Thursday, 15 July 2010

Awakening

When dancing today I found out something about myself that made me a bit scared. I have two feelings, and they are both connected.

Feeling 1: The bad feeling;
The pain I have in my heart is the same one I've had for a year. The same knife is being put in my chest over and over. Its not a new pain every time that I first thougt, but simply the reminder of what happened June one year ago.

Feeling 2: The good feeling;
Im more and more happy now. I thought that was a good thing. I was wrong. Being happy reminds me of the last time I was truly happy with my life. The truth is taht I was not very happy back then after all, but I still miss it like crazy. Then its the harsh, violent volcano of bad things that ended my fake happiness (see feeling 1) made being happy a constant reminder of how something that seems to good to be true, almost always is.

So to sum up; I get happy, then I remember how much I miss it and what happens after, then the knife is back.

The problem I now face is finding something new to pin my hapiness on. So I dont look back and I dont feel guilty.

Im gonna miss all the things we'll necer do

Tuesday, 4 May 2010

Overload

Wish I had the emotional span of a teaspoon. My new job is not winning my trust. I have gone back to old patterns. Doing to much, spending to much time on what I do, dont get the credit I think I deserve. Young girls in the IT industry is not a good match, have to work twice as hard as the guys here. And nobody notice. When I sit long after the others have gone home the seventh day in a row, what does that meen? What Im I doing wrong? Or is it because I am the only one who is doing it all right? I know I will get the answer soon, in form of an extended work contract or a dismissal. If Im dismissed, will it be enough for me to know that I did my best? Or will it lead me closer to my death? Can I really get any closer...?

Men! My main problem since forever. My intolarance led to stupidiness, that led to anger. Now Im just plain scared. The love I felt for someone is faiding. Im confused about how to feel, do I really want to lose it? I dont know how or when I can accept that its over. If I let it go, will I ever be able to feel like that again? And can I live the rest of my life without that kind of love? I feel guilty, but could I have done things differently?

Coming home was not what I had expected. Im still lonely, but if that is because I want to be left alone, I dont know. I've seen two of my friends since I came back. TWO, in three months! Do they not want anything to do with me or is it I who demand to much of them, to much of myself?

If just one of this things was fixed, would I then be happy?
Just a small town girl, living in her lonely world.

To be continued...

Saturday, 13 February 2010

Knowing

I know how good a Hello sound, especially if it’s followed by your name, I also know how it is to be ignored.

I know how good it is to be heard, I also know how it feels to be told to ignore your problems and smile.

I know how it is to think that your life can never be right again and I know how it can suddenly get back to being perfect.

I know how it is to smile and laugh and be happy but scream inside and just want to get away, but I also know how true happiness feels like.

I know how it is to love someone so deep just to get pulled back to earth with only a phone call, and I know how important friends can be.

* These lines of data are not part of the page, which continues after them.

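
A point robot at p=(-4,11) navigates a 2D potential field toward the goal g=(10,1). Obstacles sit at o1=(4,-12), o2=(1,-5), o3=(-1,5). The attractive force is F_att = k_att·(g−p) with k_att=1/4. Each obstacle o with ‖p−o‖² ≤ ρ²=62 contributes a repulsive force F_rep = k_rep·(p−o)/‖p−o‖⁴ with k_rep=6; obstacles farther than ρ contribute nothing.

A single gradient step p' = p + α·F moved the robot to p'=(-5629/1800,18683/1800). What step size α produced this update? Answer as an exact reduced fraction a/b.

α = 1/4

F_att = 1/4·(g−p) = 1/4·(14,-10) = (3.5000,-2.5000)
o1: d²=593 > ρ²=62 → inactive
o2: d²=281 > ρ²=62 → inactive
o3: d²=45 ≤ ρ²=62; F_rep = 6·(-3,6)/45² = (-0.0089,0.0178)
F = F_att + ΣF_rep = (3.4911,-2.4822)
Δp = p'−p = (0.8728,-0.6206); α = Δx/Fx = (1571/1800) / (1571/450) = 1/4
check: Δy/Fy = (-1117/1800) / (-1117/450) = 1/4 ✓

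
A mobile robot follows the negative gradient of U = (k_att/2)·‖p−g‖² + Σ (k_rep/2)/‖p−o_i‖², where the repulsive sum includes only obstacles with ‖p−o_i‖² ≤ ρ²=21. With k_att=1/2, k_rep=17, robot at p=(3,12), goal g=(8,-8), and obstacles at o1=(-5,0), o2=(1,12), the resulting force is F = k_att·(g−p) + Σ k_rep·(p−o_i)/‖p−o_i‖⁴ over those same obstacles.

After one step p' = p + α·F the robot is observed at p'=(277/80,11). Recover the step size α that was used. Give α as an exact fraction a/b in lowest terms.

F_att = 1/2·(g−p) = 1/2·(5,-20) = (2.5000,-10.0000)
o1: d²=208 > ρ²=21 → inactive
o2: d²=4 ≤ ρ²=21; F_rep = 17·(2,0)/4² = (2.1250,0.0000)
F = F_att + ΣF_rep = (4.6250,-10.0000)
Δp = p'−p = (0.4625,-1.0000); α = Δx/Fx = (37/80) / (37/8) = 1/10
check: Δy/Fy = (-1) / (-10) = 1/10 ✓

α = 1/10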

I know how it feels to be empty inside just because you miss someone and how your whole body bubbles with joy when you see them again.

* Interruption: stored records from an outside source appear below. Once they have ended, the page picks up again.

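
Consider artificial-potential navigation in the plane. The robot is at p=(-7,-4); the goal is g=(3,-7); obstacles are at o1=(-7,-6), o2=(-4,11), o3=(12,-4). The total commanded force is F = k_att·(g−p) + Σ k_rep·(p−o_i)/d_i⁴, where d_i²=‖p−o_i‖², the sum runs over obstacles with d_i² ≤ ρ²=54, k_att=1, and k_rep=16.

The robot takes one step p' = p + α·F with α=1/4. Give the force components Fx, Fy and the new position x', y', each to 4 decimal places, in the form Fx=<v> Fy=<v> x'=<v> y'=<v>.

Fx=10.0000 Fy=-1.0000 x'=-4.5000 y'=-4.2500

F_att = 1·(g−p) = 1·(10,-3) = (10.0000,-3.0000)
o1: d²=4 ≤ ρ²=54; F_rep = 16·(0,2)/4² = (0.0000,2.0000)
o2: d²=234 > ρ²=54 → inactive
o3: d²=361 > ρ²=54 → inactive
F = F_att + ΣF_rep = (10.0000,-1.0000)
p' = p + 1/4·F = (-4.5000,-4.2500)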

I know how it is to be popular, and I know how easy you can loose everyone just because of one person, one silly fight.

I know how your heart jumps when someone logs on msn and I know how it is to cry only because someone logged off.

I know how much a phone call from home with bad news hurts and I know how good it can be to have your family around you.

I know how it is to wake up with someone. I know how it is to wake up alone.

I know how a perfect kiss makes you feel so happy because you found it but so scared that it will go away at the same time.

I know how it is to cry in panic and I know how it feels to laugh when you don’t know why you are you are crying.

I know you can receive a million different good glances and a million different bad once.

I know how it feels when all of your friends are going to a party you are not invited to and I know how it feels to not go to a party you were invited to because you are scared that you will bring every one else down.

I know how it feels to sit in a crowded room and feel lonely, I know how it is to be home alone surrounded by hundreds.

I know how a barbeque party on a hot day can ruin a family’s summer. I also know it will ruine their whole life.

I know that kids are honest, nosy and wonderful. I know that kids are honest, nosy and horrible.
I know how it is to fall to the ground in sorrow, I know how it is to get back on your feet.

I know how it feels to hear someone has been saying nice things about you only to never be able to thank them.

I know that physical pain is bad, but metal pain is worse. I know you can’t heal physical pain with mental pain, but you can heal mental pain with physical pain.

I know how it feels to think you are going to die just to find out later that someone else did instead.